Neither Bolger or Ryder said they could identify with any of the candidates, making the decision tougher.
“I think a lot of people are torn between what they feel like they’re supposed to do and maybe what they want to do,” Ryder said. “I hear a lot of surprise and more shock as to who actually the two final candidates are, and I think there’s a lot of distaste with those two people from the younger perspective. … I’d say most of the responses I’ve heard are more kind of jokes.”
Many Missourians also spoke out against the negativity in politics, both in politician and surrogates’ discourse and in campaign advertising.
“I hate the ads,” Hon said. “I hate it, all they do is cut each other down, and I don’t think that should be part of politics. It wasn’t that way when I was growing up and I think it’s gotten out of control.”
For voters who are dedicated to their chosen candidates and excited to cast that vote, many still spoke of a fear of what might happen if the other side wins.
Annette Read, 54, who is a director of the volunteer office supporting Trump in Fenton, said she’s been excited about the prospect of a Trump political run since before he was a candidate. But she said that doesn’t necessarily extend to the full GOP.
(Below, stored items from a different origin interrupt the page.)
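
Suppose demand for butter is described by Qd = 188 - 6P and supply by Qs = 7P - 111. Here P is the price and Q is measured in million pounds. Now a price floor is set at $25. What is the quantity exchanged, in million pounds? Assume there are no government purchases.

In a free market, 188 - 6P = 7P - 111 gives the equilibrium P* = 23, Q* = 50.
Because the floor (25) lies above the market-clearing price, it is binding.
At P = 25: Qd = 188 - 6·25 = 38 and Qs = 7·25 - 111 = 64.
The quantity actually transacted is the short side, demand: 38.

38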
“I don’t like the direction the Republican Party has gone,” she said. “We have so many people, even Democrats, saying, ‘We don’t want any more of these party politicians.'”
Another volunteer in that office, Brinda Johnson, 66, a retired real estate developer, said she was a life-long Democrat who went to the convention for Clinton in 2008 — until she read “Clinton Cash,” a book that slams the Clintons for their family foundation and fundraising. She said she and her family have all switched to Trump out of distaste for Clinton.
Meanwhile, at a phone bank volunteer night at Clinton’s campaign office in St. Louis, volunteers spoke as much about their support for Clinton as their concern about Trump.
“There is no question that Hillary needs to be president and not the alternative, that would be very bad for our country,” said Lisa Marz-Browning, 66, a retired lab supervisor who said she usually votes Democratic but has voted for Republicans in the past.
Jarvis Neal, a 22-year-old senior at nearby Lindenwood University who grew up not far from where Michael Brown was killed by police in Ferguson, said that although he is not used to talking about politics, his professor convinced him to come phone bank. He added the election was “definitely … important.”
“I feel like a lot of Democrats in this area are really scared, because no one wants Trump to win. Talking to my family and friends, if Trump wins, they’re going to be devastated,” Neal said.
“This is not an election that I want to give to chance. I mean, the stakes are too high,” said Lauren Davis, a 68-year-old retired public high school teacher. She said she is volunteering more than in the past, and donating a little more. “It’s really time to step up to the plate to stop Trump and support Hillary.”